Se extrañan calores familiares, colores y olores, recuerdos vívidos, momentos distantes pero no por eso menos intensos, uno se trae consigo lo que fue pero que ya no existe.
Y sin querer uno lleva al país en la piel como un sello, que sólo uno identifica porque nadie sabe de dónde somos, tal vez de una provincia del sur porque en nuestra manera de hablar nos comemos letras, tal vez de lejos o de más cerca.
Ser salvadoreño es ser de allá, o de acá, o de cualquier parte, camaleónicos nos mimetizamos por las circunstancias, vivimos de memorias y mitos, pensamos que por madrugar amanece más temprano y nos aferramos a que el sol alumbra solamente para nosotros.
Y creemos ser siempre víctimas de los otros, el destino nunca es nuestro, dependemos de las decisiones de este o aquel, y así ha sido la historia de nuestra Madre Patria, el país más pequeño del continente, nuestra tierra que cabe en la cuenca del ojo y que nunca ha sido una Nación.
Ser salvadoreño es ser un eterno inconforme, nuestra sangre está en constante ebullición y reaccionamos violentos sin pensar en consecuencias, no reparamos en lastimar o exterminar al otro o los otros, total una lágrima tatuada en el rostro o una raya más en el pelaje del tigre nos da absolutamente igual.
Los salvadoreños somos distintos como los dedos de la mano, lo que no entendemos es que nos complementamos: el índice, el anular, el medio, el meñique y el pulgar, todos son útiles para formar un puño, todos son imprescindibles para acariciar o golpear.
Estamos dispersos por odios ancestrales sin percatarnos en la obligatoriedad de mirarnos en el reflejo del otro o de los otros para reconocernos en lo que somos y en lo que no ¿o tendremos que esperar lustros, décadas, siglos o milenios para ver renacer a la esperanza?
¿Estaremos condenados a llevar nuestro hogar en los pies y vagar como apátridas buscando amaneceres porque no tenemos cabida en 21 mil kilómetros cuadrados?
¿Algún día podremos exclamar orgullosos de hijos suyos podernos llamar?
Los apodos suelen llevar altas dosis de crueldad, nadie sabe de donde surgen y de tanto repetirse se funden con el lenguaje popular. Algunos se transforman erróneamente en gentilicios y los naturales o nacidos en regiones, estados o países son conocidos después por sobrenombres desafortunados que a la luz del tiempo tienden a perder su trasfondo despectivo.

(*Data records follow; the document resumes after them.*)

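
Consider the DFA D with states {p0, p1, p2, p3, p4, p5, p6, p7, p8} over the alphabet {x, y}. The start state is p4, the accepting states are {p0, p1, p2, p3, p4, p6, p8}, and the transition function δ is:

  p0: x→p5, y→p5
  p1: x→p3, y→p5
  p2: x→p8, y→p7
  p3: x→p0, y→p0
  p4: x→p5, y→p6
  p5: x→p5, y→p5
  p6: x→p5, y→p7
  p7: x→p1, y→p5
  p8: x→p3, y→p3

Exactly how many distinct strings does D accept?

The useful subgraph on states {p0, p1, p3, p4, p6, p7} is acyclic, so L(D) is finite; the longest accepting path visits 6 useful states, giving maximum string length 5.
Counting accepting paths from p4 by length: 1 of length 0, 1 of length 1, 1 of length 3, 1 of length 4, 2 of length 5. Total 6.

6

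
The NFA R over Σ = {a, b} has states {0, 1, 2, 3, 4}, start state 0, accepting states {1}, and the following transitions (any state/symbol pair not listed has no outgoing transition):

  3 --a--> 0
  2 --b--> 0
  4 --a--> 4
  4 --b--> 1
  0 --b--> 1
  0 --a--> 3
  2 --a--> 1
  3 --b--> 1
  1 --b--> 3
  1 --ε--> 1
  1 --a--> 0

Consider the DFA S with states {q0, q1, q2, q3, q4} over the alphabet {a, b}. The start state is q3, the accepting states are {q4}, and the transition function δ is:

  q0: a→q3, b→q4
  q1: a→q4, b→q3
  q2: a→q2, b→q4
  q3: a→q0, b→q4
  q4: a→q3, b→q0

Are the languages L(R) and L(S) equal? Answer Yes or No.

Yes

Exploring the product automaton R × S from the start pair (0, q3), following both machines on each input symbol, reaches 3 state pairs: (0, q3), (3, q0), (1, q4).
R accepts in {1} and S accepts in {q4}. In every reachable pair the two components are either both accepting — (1, q4) — or both non-accepting, so no string is accepted by exactly one of the machines: L(R) \ L(S) and L(S) \ L(R) are both empty.
Hence every string is accepted by R iff it is accepted by S, and the two languages coincide.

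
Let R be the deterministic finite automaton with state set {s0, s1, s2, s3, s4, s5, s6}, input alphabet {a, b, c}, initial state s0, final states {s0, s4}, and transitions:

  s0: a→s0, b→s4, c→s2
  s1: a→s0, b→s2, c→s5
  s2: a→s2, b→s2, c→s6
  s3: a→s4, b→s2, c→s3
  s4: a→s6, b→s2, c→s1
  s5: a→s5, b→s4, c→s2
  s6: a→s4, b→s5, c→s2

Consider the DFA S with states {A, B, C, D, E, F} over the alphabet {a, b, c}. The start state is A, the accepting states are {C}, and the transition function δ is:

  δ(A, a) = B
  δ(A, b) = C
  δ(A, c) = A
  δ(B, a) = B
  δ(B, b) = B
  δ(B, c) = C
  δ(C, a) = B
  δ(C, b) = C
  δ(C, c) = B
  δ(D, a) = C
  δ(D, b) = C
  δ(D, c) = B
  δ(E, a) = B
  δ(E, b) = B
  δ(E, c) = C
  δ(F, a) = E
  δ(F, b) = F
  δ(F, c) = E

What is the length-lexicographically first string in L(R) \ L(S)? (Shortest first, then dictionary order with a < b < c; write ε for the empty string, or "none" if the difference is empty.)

ε

The empty string ε is accepted by R but not by S.
Since ε is the unique shortest string, it is the required witness.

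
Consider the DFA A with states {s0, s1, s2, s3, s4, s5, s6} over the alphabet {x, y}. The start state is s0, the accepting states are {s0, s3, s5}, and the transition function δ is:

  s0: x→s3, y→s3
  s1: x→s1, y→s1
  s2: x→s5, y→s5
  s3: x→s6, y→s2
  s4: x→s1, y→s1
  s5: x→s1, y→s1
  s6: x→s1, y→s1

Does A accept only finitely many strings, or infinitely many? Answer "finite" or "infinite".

The useful states (reachable from s0 and able to reach an accepting state) are {s0, s2, s3, s5}.
Restricted to these states the transition graph has no cycle, so every accepting path has bounded length and L is finite.

finite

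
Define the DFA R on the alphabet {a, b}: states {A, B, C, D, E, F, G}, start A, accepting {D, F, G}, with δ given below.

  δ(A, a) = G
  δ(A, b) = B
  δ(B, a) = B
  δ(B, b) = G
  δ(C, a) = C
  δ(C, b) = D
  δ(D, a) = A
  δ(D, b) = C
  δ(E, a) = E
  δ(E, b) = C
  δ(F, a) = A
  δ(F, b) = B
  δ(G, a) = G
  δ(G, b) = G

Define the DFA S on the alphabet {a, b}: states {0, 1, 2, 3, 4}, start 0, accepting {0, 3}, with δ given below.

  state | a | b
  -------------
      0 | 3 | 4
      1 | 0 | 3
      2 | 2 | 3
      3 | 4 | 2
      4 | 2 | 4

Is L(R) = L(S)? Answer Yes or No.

The string aa is accepted by R but rejected by S.
So L(R) ≠ L(S).

No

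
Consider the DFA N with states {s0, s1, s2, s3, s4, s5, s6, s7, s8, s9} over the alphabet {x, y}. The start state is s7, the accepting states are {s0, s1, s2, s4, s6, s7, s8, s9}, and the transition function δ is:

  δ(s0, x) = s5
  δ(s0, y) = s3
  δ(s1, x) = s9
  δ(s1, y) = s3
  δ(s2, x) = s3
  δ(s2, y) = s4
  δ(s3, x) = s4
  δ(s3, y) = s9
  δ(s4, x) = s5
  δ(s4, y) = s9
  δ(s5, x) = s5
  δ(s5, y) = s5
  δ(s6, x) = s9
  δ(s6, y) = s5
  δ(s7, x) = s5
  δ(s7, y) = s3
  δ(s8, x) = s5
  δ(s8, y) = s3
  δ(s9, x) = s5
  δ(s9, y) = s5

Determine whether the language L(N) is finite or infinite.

finite

The useful states (reachable from s7 and able to reach an accepting state) are {s3, s4, s7, s9}.
Restricted to these states the transition graph has no cycle, so every accepting path has bounded length and L is finite.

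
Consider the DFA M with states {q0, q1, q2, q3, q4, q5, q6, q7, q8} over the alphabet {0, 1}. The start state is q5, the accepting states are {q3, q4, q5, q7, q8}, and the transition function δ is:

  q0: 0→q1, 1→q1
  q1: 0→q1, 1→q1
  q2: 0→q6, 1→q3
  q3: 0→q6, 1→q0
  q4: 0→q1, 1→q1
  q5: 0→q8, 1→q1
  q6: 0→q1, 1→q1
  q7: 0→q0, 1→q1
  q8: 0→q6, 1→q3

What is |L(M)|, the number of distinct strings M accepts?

The useful subgraph on states {q3, q5, q8} is acyclic, so L(M) is finite; the longest accepting path visits 3 useful states, giving maximum string length 2.
Counting accepting paths from q5 by length: 1 of length 0, 1 of length 1, 1 of length 2. Total 3.

3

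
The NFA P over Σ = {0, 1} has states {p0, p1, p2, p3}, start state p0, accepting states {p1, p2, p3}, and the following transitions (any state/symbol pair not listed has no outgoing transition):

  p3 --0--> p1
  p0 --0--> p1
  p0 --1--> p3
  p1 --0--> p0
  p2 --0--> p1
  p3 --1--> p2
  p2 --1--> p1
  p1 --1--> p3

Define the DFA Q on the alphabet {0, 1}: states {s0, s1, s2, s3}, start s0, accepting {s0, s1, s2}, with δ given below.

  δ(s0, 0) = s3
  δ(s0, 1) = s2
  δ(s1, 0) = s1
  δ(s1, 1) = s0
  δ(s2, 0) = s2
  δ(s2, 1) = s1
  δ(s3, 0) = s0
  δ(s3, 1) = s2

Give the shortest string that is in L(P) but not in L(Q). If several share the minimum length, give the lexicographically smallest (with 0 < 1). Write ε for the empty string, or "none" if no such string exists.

The string 0 is accepted by P but not by Q.
No shorter string lies in the difference, and 0 is the lexicographically first length-1 string in L(P) \ L(Q).

0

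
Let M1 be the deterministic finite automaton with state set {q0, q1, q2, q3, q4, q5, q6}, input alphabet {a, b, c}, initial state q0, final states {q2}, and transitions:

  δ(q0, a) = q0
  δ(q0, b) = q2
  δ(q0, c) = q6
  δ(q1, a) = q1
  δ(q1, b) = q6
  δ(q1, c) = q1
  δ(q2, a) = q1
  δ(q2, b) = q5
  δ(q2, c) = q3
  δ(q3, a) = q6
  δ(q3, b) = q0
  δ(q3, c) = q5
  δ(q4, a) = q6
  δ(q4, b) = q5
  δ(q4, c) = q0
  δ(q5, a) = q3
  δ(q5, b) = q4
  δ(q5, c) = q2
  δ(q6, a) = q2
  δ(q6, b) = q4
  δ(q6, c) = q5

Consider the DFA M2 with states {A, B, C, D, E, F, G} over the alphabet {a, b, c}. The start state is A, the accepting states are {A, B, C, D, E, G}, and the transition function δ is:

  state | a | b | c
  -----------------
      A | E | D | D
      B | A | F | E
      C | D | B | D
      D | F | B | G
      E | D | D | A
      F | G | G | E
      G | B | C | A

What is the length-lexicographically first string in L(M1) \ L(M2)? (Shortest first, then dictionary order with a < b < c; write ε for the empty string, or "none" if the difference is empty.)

The string ca is accepted by M1 but not by M2.
No shorter string lies in the difference, and ca is the lexicographically first length-2 string in L(M1) \ L(M2).

ca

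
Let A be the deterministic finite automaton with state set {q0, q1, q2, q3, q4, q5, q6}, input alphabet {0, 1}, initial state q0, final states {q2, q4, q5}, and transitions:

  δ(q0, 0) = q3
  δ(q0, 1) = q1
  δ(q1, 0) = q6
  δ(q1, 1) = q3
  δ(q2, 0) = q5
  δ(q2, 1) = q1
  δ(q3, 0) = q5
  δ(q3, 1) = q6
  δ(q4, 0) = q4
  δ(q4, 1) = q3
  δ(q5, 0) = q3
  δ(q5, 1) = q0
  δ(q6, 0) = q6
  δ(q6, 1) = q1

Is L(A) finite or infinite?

infinite

State q0 is reachable from the start and can reach an accepting state, and it lies on the cycle q0 → q1 → q3 → q5 → q0.
Traversing that cycle any number of times yields accepted strings of unbounded length, so the language is infinite.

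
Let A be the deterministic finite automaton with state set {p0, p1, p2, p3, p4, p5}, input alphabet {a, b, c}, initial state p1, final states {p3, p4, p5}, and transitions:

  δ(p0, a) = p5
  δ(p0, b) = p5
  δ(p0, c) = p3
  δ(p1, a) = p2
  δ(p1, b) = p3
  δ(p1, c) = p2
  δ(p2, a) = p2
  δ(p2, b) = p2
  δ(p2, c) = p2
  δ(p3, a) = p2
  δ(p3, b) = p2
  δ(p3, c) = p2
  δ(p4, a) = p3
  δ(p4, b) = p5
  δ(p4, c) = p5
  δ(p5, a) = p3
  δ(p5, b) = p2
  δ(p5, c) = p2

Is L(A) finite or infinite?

finite

The useful states (reachable from p1 and able to reach an accepting state) are {p1, p3}.
Restricted to these states the transition graph has no cycle, so every accepting path has bounded length and L is finite.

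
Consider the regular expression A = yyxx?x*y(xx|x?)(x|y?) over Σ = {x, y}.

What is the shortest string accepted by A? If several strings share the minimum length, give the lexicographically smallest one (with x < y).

By inspection of the expression, no string of length less than 4 matches, and yyxy is the lexicographically first match of length 4.

yyxy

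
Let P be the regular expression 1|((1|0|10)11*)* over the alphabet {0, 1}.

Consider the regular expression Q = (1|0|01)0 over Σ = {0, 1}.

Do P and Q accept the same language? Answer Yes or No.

The empty string ε is accepted by P but rejected by Q.
So L(P) ≠ L(Q).

No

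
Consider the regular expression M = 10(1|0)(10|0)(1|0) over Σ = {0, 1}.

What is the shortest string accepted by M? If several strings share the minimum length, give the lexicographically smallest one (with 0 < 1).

10000

By inspection of the expression, no string of length less than 5 matches, and 10000 is the lexicographically first match of length 5.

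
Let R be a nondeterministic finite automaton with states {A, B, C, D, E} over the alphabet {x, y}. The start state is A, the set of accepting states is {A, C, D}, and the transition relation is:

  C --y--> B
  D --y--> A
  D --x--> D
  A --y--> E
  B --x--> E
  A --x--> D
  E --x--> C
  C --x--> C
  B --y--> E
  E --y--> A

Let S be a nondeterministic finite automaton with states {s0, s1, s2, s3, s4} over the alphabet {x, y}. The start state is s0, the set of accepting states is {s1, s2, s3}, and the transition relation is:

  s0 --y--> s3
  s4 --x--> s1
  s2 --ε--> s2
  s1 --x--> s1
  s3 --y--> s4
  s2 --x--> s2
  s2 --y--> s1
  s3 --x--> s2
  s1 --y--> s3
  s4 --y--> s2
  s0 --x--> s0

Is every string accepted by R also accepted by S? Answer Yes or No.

The empty string ε is in L(R) but not in L(S).
So L(R) ⊄ L(S).

No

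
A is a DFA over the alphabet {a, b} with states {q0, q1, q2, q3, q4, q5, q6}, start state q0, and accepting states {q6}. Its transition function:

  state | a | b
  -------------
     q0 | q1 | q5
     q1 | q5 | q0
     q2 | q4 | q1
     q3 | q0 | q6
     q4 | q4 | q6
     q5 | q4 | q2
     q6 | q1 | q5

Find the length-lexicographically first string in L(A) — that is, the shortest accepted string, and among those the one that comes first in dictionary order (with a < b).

bab

A breadth-first search from q0 reaches an accepting state first via the path q0 → q5 → q4 → q6 on input bab.
No string of length < 3 is accepted (BFS exhausts all shorter strings without reaching an accepting state), and bab is the lexicographically least accepting string of length 3.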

Lo incierto se torna preciso, a los nacidos en el hermoso estado de Puebla, cuna del mole, los chiles en nogada y las chalupas se les acredita mundialmente como "Pipopes": "Pinches Poblanos Pendejos" o "Pieza Poblana Perfecta" haciendo propia la alusión a la bellísima cerámica de Talavera, según afirman los más optimistas.
El origen de la palabra "Pipope" es confuso, se dice que germinó a raíz de la invasión de Estados Unidos a México, en el que éste perdió Alta California, Utah, Arizona, Nuevo México, Nevada y gran parte de Colorado y Wyoming, más del 51 % de su territorio y que en Puebla se recibió con honores y vitores al ejército invasor.
El desliz histórico inmortalizó a los poblanos con un epíteto no tan heroico. Otras versiones aseguran que ser Pipope es una actitud vital, la sociedad poblana es hermética y religiosa, siendo estas sus principales características.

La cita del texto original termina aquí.